U.S. Layoffs Ease, Energy Jobs Hardest Hit

By Roy Maurer Mar 9, 2016

U.S. employers announced 18 percent fewer layoffs in February 2016 after January’s six-month high, according to the monthly job cuts report by global outplacement consultancy Challenger, Gray & Christmas. 

The Chicago-based firm reported that employers downsized 61,599 jobs during the month, down from 75,114 in January.

The February 2016 total was up 22 percent from a year ago, however, and layoffs have totaled 136,713 through the first two months of 2016, up 32 percent from the same period in 2015, when employers announced layoffs totaling 103,620 in January and February.

The energy sector continues to feel the brunt of low oil prices. Energy firms announced another 25,051 job cuts in February 2016, bringing the year-to-date total to 45,154, a 24 percent increase from 2015.

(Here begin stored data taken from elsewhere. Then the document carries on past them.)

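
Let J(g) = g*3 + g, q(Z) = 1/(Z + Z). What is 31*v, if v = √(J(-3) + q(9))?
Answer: 31*I*√430/6 ≈ 107.14*I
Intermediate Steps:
q(Z) = 1/(2*Z)
J(g) = 4*g (J(g) = 3*g + g = 4*g)
v = I*√430/6 (v = √(4*(-3) + (½)/9) = √(-12 + (½)*(⅑)) = √(-12 + 1/18) = √(-215/18) = I*√430/6 ≈ 3.4561*I)
31*v = 31*(I*√430/6) = 31*I*√430/6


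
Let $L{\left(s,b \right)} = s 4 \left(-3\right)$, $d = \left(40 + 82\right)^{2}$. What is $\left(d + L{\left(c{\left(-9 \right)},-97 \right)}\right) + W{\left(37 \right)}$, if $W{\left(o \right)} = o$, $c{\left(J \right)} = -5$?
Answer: $14981$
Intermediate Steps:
$d = 14884$ ($d = 122^{2} = 14884$)
$L{\left(s,b \right)} = - 12 s$ ($L{\left(s,b \right)} = 4 s \left(-3\right) = - 12 s$)
$\left(d + L{\left(c{\left(-9 \right)},-97 \right)}\right) + W{\left(37 \right)} = \left(14884 - -60\right) + 37 = \left(14884 + 60\right) + 37 = 14944 + 37 = 14981$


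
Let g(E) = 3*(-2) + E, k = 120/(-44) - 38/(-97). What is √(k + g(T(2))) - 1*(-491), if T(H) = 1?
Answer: 491 + I*√8351409/1067 ≈ 491.0 + 2.7084*I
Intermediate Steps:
k = -2492/1067 (k = 120*(-1/44) - 38*(-1/97) = -30/11 + 38/97 = -2492/1067 ≈ -2.3355)
g(E) = -6 + E
√(k + g(T(2))) - 1*(-491) = √(-2492/1067 + (-6 + 1)) - 1*(-491) = √(-2492/1067 - 5) + 491 = √(-7827/1067) + 491 = I*√8351409/1067 + 491 = 491 + I*√8351409/1067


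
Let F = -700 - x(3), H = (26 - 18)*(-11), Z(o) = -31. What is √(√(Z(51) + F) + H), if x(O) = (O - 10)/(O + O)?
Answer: √(-3168 + 6*I*√26274)/6 ≈ 1.4236 + 9.4882*I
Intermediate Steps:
x(O) = (-10 + O)/(2*O) (x(O) = (-10 + O)/((2*O)) = (-10 + O)*(1/(2*O)) = (-10 + O)/(2*O))
H = -88 (H = 8*(-11) = -88)
F = -4193/6 (F = -700 - (-10 + 3)/(2*3) = -700 - (-7)/(2*3) = -700 - 1*(-7/6) = -700 + 7/6 = -4193/6 ≈ -698.83)
√(√(Z(51) + F) + H) = √(√(-31 - 4193/6) - 88) = √(√(-4379/6) - 88) = √(I*√26274/6 - 88) = √(-88 + I*√26274/6)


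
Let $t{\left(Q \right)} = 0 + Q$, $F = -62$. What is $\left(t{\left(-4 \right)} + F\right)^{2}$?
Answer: $4356$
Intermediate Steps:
$t{\left(Q \right)} = Q$
$\left(t{\left(-4 \right)} + F\right)^{2} = \left(-4 - 62\right)^{2} = \left(-66\right)^{2} = 4356$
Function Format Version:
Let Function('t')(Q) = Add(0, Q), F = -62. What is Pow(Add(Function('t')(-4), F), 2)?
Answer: 4356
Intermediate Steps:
Function('t')(Q) = Q
Pow(Add(Function('t')(-4), F), 2) = Pow(Add(-4, -62), 2) = Pow(-66, 2) = 4356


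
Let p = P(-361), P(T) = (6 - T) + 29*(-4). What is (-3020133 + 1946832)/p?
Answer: -1073301/251 ≈ -4276.1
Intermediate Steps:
P(T) = -110 - T (P(T) = (6 - T) - 116 = -110 - T)
p = 251 (p = -110 - 1*(-361) = -110 + 361 = 251)
(-3020133 + 1946832)/p = (-3020133 + 1946832)/251 = -1073301*1/251 = -1073301/251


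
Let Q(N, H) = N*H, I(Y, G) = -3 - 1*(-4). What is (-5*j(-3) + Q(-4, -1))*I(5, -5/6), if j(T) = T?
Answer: 19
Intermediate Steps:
I(Y, G) = 1 (I(Y, G) = -3 + 4 = 1)
Q(N, H) = H*N
(-5*j(-3) + Q(-4, -1))*I(5, -5/6) = (-5*(-3) - 1*(-4))*1 = (15 + 4)*1 = 19*1 = 19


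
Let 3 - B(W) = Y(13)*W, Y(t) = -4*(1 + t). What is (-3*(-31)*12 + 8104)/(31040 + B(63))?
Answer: 9220/34571 ≈ 0.26670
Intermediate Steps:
Y(t) = -4 - 4*t
B(W) = 3 + 56*W (B(W) = 3 - (-4 - 4*13)*W = 3 - (-4 - 52)*W = 3 - (-56)*W = 3 + 56*W)
(-3*(-31)*12 + 8104)/(31040 + B(63)) = (-3*(-31)*12 + 8104)/(31040 + (3 + 56*63)) = (93*12 + 8104)/(31040 + (3 + 3528)) = (1116 + 8104)/(31040 + 3531) = 9220/34571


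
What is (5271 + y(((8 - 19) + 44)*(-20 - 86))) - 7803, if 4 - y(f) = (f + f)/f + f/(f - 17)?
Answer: -8896448/3515 ≈ -2531.0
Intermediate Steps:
y(f) = 2 - f/(-17 + f) (y(f) = 4 - ((f + f)/f + f/(f - 17)) = 4 - ((2*f)/f + f/(-17 + f)) = 4 - (2 + f/(-17 + f)) = 4 + (-2 - f/(-17 + f)) = 2 - f/(-17 + f))
(5271 + y(((8 - 19) + 44)*(-20 - 86))) - 7803 = (5271 + (-34 + ((8 - 19) + 44)*(-20 - 86))/(-17 + ((8 - 19) + 44)*(-20 - 86))) - 7803 = (5271 + (-34 + (-11 + 44)*(-106))/(-17 + (-11 + 44)*(-106))) - 7803 = (5271 + (-34 + 33*(-106))/(-17 + 33*(-106))) - 7803 = (5271 + (-34 - 3498)/(-17 - 3498)) - 7803 = (5271 - 3532/(-3515)) - 7803 = (5271 - 1/3515*(-3532)) - 7803 = (5271 + 3532/3515) - 7803 = 18531097/3515 - 7803 = -8896448/3515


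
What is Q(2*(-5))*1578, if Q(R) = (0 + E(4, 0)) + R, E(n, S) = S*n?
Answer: -15780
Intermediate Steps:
Q(R) = R (Q(R) = (0 + 0*4) + R = (0 + 0) + R = 0 + R = R)
Q(2*(-5))*1578 = (2*(-5))*1578 = -10*1578 = -15780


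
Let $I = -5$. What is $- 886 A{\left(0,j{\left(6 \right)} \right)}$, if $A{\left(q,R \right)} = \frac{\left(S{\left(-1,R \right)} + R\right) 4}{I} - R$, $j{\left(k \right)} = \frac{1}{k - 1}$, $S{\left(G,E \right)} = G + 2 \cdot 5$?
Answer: $\frac{167454}{25} \approx 6698.2$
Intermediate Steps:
$S{\left(G,E \right)} = 10 + G$ ($S{\left(G,E \right)} = G + 10 = 10 + G$)
$j{\left(k \right)} = \frac{1}{-1 + k}$
$A{\left(q,R \right)} = - \frac{36}{5} - \frac{9 R}{5}$ ($A{\left(q,R \right)} = \frac{\left(\left(10 - 1\right) + R\right) 4}{-5} - R = \left(9 + R\right) 4 \left(- \frac{1}{5}\right) - R = \left(36 + 4 R\right) \left(- \frac{1}{5}\right) - R = \left(- \frac{36}{5} - \frac{4 R}{5}\right) - R = - \frac{36}{5} - \frac{9 R}{5}$)
$- 886 A{\left(0,j{\left(6 \right)} \right)} = - 886 \left(- \frac{36}{5} - \frac{9}{5 \left(-1 + 6\right)}\right) = - 886 \left(- \frac{36}{5} - \frac{9}{5 \cdot 5}\right) = - 886 \left(- \frac{36}{5} - \frac{9}{25}\right) = \left(-886\right) \left(- \frac{189}{25}\right) = \frac{167454}{25}$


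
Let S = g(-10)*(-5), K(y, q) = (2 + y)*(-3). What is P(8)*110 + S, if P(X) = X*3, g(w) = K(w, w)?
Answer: 2520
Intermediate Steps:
K(y, q) = -6 - 3*y
g(w) = -6 - 3*w
P(X) = 3*X
S = -120 (S = (-6 - 3*(-10))*(-5) = (-6 + 30)*(-5) = 24*(-5) = -120)
P(8)*110 + S = (3*8)*110 - 120 = 24*110 - 120 = 2640 - 120 = 2520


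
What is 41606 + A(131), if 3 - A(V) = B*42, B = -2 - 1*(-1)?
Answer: 41651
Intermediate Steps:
B = -1 (B = -2 + 1 = -1)
A(V) = 45 (A(V) = 3 - (-1)*42 = 3 - 1*(-42) = 3 + 42 = 45)
41606 + A(131) = 41606 + 45 = 41651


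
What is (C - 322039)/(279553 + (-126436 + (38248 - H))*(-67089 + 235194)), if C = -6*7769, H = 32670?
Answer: 368653/20316554537 ≈ 1.8145e-5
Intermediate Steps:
C = -46614
(C - 322039)/(279553 + (-126436 + (38248 - H))*(-67089 + 235194)) = (-46614 - 322039)/(279553 + (-126436 + (38248 - 1*32670))*(-67089 + 235194)) = -368653/(279553 + (-126436 + (38248 - 32670))*168105) = -368653/(279553 + (-126436 + 5578)*168105) = -368653/(279553 - 120858*168105) = -368653/(279553 - 20316834090) = -368653/(-20316554537) = -368653*(-1/20316554537) = 368653/20316554537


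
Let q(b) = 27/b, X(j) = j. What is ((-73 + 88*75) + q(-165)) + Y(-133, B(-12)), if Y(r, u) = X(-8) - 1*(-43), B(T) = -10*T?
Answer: 360901/55 ≈ 6561.8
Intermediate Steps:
Y(r, u) = 35 (Y(r, u) = -8 - 1*(-43) = -8 + 43 = 35)
((-73 + 88*75) + q(-165)) + Y(-133, B(-12)) = ((-73 + 88*75) + 27/(-165)) + 35 = ((-73 + 6600) + 27*(-1/165)) + 35 = (6527 - 9/55) + 35 = 358976/55 + 35 = 360901/55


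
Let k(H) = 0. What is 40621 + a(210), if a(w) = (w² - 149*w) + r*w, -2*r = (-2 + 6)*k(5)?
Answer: 53431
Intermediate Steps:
r = 0 (r = -(-2 + 6)*0/2 = -2*0 = -½*0 = 0)
a(w) = w² - 149*w (a(w) = (w² - 149*w) + 0*w = (w² - 149*w) + 0 = w² - 149*w)
40621 + a(210) = 40621 + 210*(-149 + 210) = 40621 + 210*61 = 40621 + 12810 = 53431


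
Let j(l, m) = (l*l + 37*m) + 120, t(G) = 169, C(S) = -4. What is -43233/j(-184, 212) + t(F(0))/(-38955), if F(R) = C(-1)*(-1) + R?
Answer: -112747273/108606540 ≈ -1.0381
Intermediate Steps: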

“Since January of 2015, [the energy and industrial goods sectors] alone have seen workforce reductions in excess of 200,000, the majority of which were attributed to oil prices,” said John A. Challenger, chief executive officer of Challenger, Gray & Christmas. “Shockingly, we have not seen a precipitous rise in unemployment in the many cities that were benefitting from the recent oil boom, suggesting that the job losses are contained to the energy sector, for the moment.”

Unemployment rates have increased in energy-centric metropolitan areas, but most are still below the national average of 4.9 percent, Challenger said. For example, Houston’s jobless rate increased from 4.0 percent in December 2014 to 4.6 percent in December 2015, according to the U.S. Bureau of Labor Statistics. The unemployment rate for Midland, Texas is 3.3 percent and Bismarck, N.D., is still enjoying an unemployment rate of 2.7 percent.

The technology sector is also experiencing a wave of job cuts. Tech companies have announced 16,006 layoffs so far in 2016, a 143 percent increase from the 6,582 job cuts recorded in the first two months of 2015.

“There will always be heavy churn in the tech sector,” Challenger said. “It is an area that embodies change, trial and error, and constant reinvention. Even among the more established firms in the industry, we see workforce volatility, as they branch into new products or services, some of which may or may not succeed.”

Year-to-date, the retail (23,342), industrial goods (7,069) and chemical (6,790) industries round out the top five for planned layoffs. Texas leads in layoffs year-to-date (52,205), followed by Arkansas (16,100), California (10,100), Ohio (6,672) and Iowa (6,560).

Roy Maurer is an online editor/manager for SHRM.